Organizers: Peter Adamson, Frank Griffel, and Damien Janos
With support from Yale University and LMU Munich
Humanities Quadrangle, Room 276, 320 York Street, New Haven, CT, 06511
Friday April 4, 2025
Chair: Peter Adamson (LMU Munich)
10:00-11:00 Frank Griffel (Yale): Fakhr al-Dīn al-Rāzī on the Eternity of the Universe
11:00-12:00 Riccardo Strobino (Tufts): Fakhr al-Dīn al-Rāzī’s Logic
12:00-1:30 Lunch break
Chair: Michael Rapoport (Florida Atlantic)

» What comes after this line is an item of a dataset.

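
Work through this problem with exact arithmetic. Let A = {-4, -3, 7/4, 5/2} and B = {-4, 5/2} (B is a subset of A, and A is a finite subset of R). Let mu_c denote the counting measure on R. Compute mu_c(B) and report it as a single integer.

Counting measure assigns mu_c(E) = |E| (number of elements) when E is finite.
B has 2 element(s), so mu_c(B) = 2.

2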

1:30-2:30 Racha El Omari (UC Santa Barbara): Fakhr al-Dīn al-Rāzī’s Ethics
2:30-3:30 Felicitas Opwis (Georgetown): Fakhr al-Dīn al-Rāzī’s Philosophy of Law
3:30-4:00 Coffee break
4:00-5:00 Tariq Jaffer (Amherst): Fakhr al-Dīn al-Rāzī and Qurʾānic Exegesis
Saturday April 5, 2025
Chair: Rosabel Ansari (Stony Brook)
10:00-11:00 Lillian McCabe (Yale): Fakhr al-Dīn al-Rāzī on Astrological Elections
11:00-12:00 Travis Zadeh (Yale): Fakhr al-Dīn al-Rāzī on the Science of Incantations
12:00-2:00 Lunch break
Chair: Bilal Ibrahim (Providence)
2:00-3:00 Lara Harb (Princeton): Fakhr al-Dīn al-Rāzī’s Poetics
3:00-4:00 Nora Jacobsen Ben Hammed (Berkeley): Mysticism in Fakhr al-Dīn al-Rāzī
[presentation online]
Description
Fakhr al-Dīn al-Rāzī (1150–1210) is one of the most influential authors In Islam, yet also still one of the most under-studied. When Western scholars, diplomats, and travelers collected Arabic manuscripts in the 18th, 19th, and the early 20th centuries, they had hardly heard his name and were ignorant of his importance. Hence, few works of his entered European and North American manuscript libraries. The earliest publications on him date to the first decades of the 20th century, and the first academic encyclopedia article only to 1941. The first monograph study on Fakhr al-Dīn al-Rāzī in a Western language had to wait until 1996. Since then, however, his importance for a great number of fields of knowledge in Islam and numerous genres of Arabic and Islamic literature has become clearer with every publication that came out. By now Fakhr al-Dīn al-Rāzī is acknowledged as the most important voice between the 12th and the 14th or 15th centuries in such fields as theology (kalām), philosophy (ḥikma), logic (manṭiq), Islamic law (fiqh), Qur’an commentary (tafsīr), as well as the occult sciences. His highly important role in these fields, however, is not well known outside a small group of experts in Islamic studies. The field still needs publications that will make Fakhr al-Dīn al-Rāzī’s role and his contributions better known among an academic public of (general) historians of philosophy and scholars who work in Islamic studies, for instance. This workshop shall lead to the publication of such a book, tentatively titled Interpreting Fakhr al-Dīn al-Rāzī. Critical Essays and co-edited by Peter Adamson (LMU Munich) and Damien Janos (CNRS Paris).